The 18-35 groups could get by with a wooden chair, on which to place current reading (e.g. Wild, by Cheryl Strayed, The Art of Asking by Amanda Palmer, On the Road by Jack Kerouac), and the essential accoutrements of the young and impulsive. The 36-49 groups used to favour clock radios so they could get up with the lark listening to classic FM. These days it is likely to be a smart phone alarm and an MP3 player programmed to play your early morning playlist. Books may include: The Seven Habits of Highly Successful People by Stephen Povey or conversely, Summer on a Fat Pig Farm by Matthew Evans.

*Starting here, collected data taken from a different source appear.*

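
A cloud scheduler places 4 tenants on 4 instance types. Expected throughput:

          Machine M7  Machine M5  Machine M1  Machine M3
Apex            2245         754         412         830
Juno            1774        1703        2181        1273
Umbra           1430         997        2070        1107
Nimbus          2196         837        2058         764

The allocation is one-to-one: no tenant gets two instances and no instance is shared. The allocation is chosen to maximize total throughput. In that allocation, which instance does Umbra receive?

Umbra receives Machine M3.

Optimal: Apex→Machine M7 (2245 ops/s), Juno→Machine M5 (1703 ops/s), Umbra→Machine M3 (1107 ops/s), Nimbus→Machine M1 (2058 ops/s) — total 2245+1703+1107+2058 = 7113 ops/s.
Swapping Umbra↔Juno (Umbra→Machine M5 997 ops/s, Juno→Machine M3 1273 ops/s) loses 540.
Umbra's own top instance is Machine M1 (2070 ops/s), but forcing Umbra→Machine M1 and reassigning the rest optimally gives only 6799 ops/s — worse by 314.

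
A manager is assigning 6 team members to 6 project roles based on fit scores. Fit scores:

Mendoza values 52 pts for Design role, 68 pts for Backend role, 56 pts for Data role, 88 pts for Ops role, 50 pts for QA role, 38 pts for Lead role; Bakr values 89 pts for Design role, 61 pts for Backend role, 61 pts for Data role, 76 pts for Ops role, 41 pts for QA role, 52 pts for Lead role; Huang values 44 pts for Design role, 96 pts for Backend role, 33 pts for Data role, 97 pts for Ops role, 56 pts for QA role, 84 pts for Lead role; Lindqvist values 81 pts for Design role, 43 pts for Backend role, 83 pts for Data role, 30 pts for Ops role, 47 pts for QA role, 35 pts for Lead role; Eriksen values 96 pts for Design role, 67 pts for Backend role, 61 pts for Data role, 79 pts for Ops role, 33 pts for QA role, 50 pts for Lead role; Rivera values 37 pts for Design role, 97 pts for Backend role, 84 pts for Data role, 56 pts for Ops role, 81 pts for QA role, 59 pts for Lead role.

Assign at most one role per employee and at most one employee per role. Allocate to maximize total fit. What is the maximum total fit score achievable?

This is the linear assignment problem.
Optimal: Mendoza→Ops role (88 pts), Bakr→Lead role (52 pts), Huang→Backend role (96 pts), Lindqvist→Data role (83 pts), Eriksen→Design role (96 pts), Rivera→QA role (81 pts) — total 88+52+96+83+96+81 = 496 pts.
Column-greedy (each role in turn goes to its best remaining employee) gives 475 pts, worse by 21.
Next-best assignment: Mendoza→Ops role, Bakr→Backend role, Huang→Lead role, Lindqvist→Data role, Eriksen→Design role, Rivera→QA role = 493 pts.
Checked against all permutations: 496 pts is optimal.

Max total: 496 pts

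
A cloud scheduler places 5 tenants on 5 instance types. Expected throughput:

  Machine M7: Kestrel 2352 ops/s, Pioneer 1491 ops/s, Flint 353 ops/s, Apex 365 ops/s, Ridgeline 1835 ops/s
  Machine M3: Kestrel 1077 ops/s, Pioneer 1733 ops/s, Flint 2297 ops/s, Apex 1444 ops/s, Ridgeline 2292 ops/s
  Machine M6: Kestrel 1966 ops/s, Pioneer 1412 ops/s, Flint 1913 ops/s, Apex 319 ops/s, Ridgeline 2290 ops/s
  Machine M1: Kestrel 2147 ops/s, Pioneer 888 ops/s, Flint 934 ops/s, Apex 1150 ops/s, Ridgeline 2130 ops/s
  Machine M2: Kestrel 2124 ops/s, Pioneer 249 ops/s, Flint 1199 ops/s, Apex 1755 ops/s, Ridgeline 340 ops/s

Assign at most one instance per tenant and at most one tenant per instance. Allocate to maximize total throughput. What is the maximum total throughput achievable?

Max total: 9980 ops/s

Optimal: Kestrel→Machine M1 (2147 ops/s), Pioneer→Machine M7 (1491 ops/s), Flint→Machine M3 (2297 ops/s), Apex→Machine M2 (1755 ops/s), Ridgeline→Machine M6 (2290 ops/s) — total 2147+1491+2297+1755+2290 = 9980 ops/s.
Row-greedy (each tenant in turn takes its best remaining instance) gives 9883 ops/s, worse by 97.
Swapping Ridgeline↔Flint (Ridgeline→Machine M3 2292 ops/s, Flint→Machine M6 1913 ops/s) loses 382.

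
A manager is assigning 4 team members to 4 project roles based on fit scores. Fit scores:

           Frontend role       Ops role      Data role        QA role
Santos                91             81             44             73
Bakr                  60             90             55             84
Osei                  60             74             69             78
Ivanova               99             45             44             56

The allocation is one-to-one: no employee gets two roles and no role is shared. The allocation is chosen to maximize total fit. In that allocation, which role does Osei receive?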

We elders need a lot of space on the table top. There’s the aforementioned hearing aids, a glass of water (to drink), a glass of water (for our teeth), one or even two of those Monday to Sunday prescription boxes so you don’t forget to take what the doctor ordered. There’s often a torch so those of us with cataracts don’t walk into walls or doors.
The over-65 top drawer is likely to contain a plastic folder with five or six prescriptions repeats, boxes of medications, tubes of ointment for various aches and pains and itches, several old watches, cufflinks (who wears cufflinks?), pebbles, feathers and shells collected from the last beach walk, a Swiss army knife, a pedometer with a flat battery, hearing aid batteries, a scattering of coins, a few buttons that ought to be in the button tin, the thumb splint from last time you had a bout of tendonitis, a well out of date asthma puffer, a well-thumbed copy of Meditations for Men Who Do Too Much, five bookmarks and a card with all your pins and passwords disguised as telephone numbers.

How are we doing so far?
The second drawer of your typical bedside table might be the place you keep bulkier objects like a wheat bag (put in microwave for 40 seconds and apply to aching body part), the leather writing compendium a well-meaning friend gave you for your 21st birthday and which you cannot bear to throw away, even though it is a mid-20th century curio containing five old address books and a Valentine from 1974.
The bottom drawer is where you should keep a pouch containing important personal papers so you can grab it and run if there is a fire.
If your bedside table has a bottom drawer or a cupboard, you could try a psychological experiment: Every Sunday night, list everything that has happened in the news this week that you don’t want to think about and lock it away.
A year later you can read these 52 pages: Cardinal Pell. Who was he again? Oh, the asylum seeker babies. The Hague ruled on that, didn’t they? Anyway, they all went live in New Zealand.
A cluttered bedside table can be a trigger for allergens. At least once a month you should throw everything on the bed and give the cabinet a jolly good clean. Then put back less stuff. Go on, you can do it – who needs two watches that don’t work, an empty floss container or a tube of Dencorub with a 2009 use by date?

Why bedside tables, Bob?

Some of you might wonder why I didn’t write about asylum seeker babies or Tim Minchin’s song about the cardinal, or that proposal by the Australian Chamber of Commerce and Industry – (journalist Paul Syvret called it a ‘brain fart’) – to turn age pension payments into a loan, repayable on the sale of the pensioners’ home.

As you can clearly see, especially if you zoom to 200% and examine the photo above, I had other things on my mind.